Griffins Rugby
- Full name: Griffins Rugby
- Founded: 2008
- Location: Allen, Texas, United States.
- Ground: Celebration Park
- Chairman: Phil Camm

Official website
- www.griffinsrugby.com

= Griffins Rugby =

Dallas Griffins Rugby, formerly Frisco Griffins, is a rugby union team based in Allen, Texas, United States, founded in 2008 by Phil Camm and Jeff Walton. Dallas competed in USA Rugby's first tier amateur competition, Red River Conference D1, and was a member of Major League Rugby at its foundation. The organization was later sold to a new ownership group and rebranded as the Dallas Jackals in preparation for the start of Major League Rugby.

==History==

The Frisco Griffins, formed in 2008, initially played out of Dr.
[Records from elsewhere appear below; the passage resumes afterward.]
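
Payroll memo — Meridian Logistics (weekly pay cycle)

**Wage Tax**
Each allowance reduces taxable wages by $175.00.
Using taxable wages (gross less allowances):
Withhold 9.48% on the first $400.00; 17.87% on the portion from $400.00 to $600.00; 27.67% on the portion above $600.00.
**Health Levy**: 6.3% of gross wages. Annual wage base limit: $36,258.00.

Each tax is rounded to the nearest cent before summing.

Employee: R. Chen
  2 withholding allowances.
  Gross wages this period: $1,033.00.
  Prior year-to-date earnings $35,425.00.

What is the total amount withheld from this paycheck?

$149.11

Wage Tax: taxable = $1,033.00 − 2×$175.00 = $683.00
  $73.66 + 27.67% × ($683.00 − $600.00) = $73.66 + 27.67% × $83.00 = $96.63
Health Levy: cap $36,258.00 − YTD $35,425.00 = $833.00 subject; 6.3% × $833.00 = $52.48
Total: $96.63 + $52.48 = $149.11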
Pink Field in Frisco, Texas, within the Dallas-Fort Worth metroplex.

In May 2017, Dallas was one of the original nine members of Major League Rugby at the announcement of the creation of the new competition and has remained a non-playing member. The Griffins signed former Bath Rugby head coach Mike Ford the following month, but elected to push back their involvement until a later date. In June 2020, MLR announced that a group led by Dallas Mavericks’ GM Donnie Nelson and Neil Leibman of the Texas Ranger would be rebranding as the Dallas Jackals and representing Dallas in the league.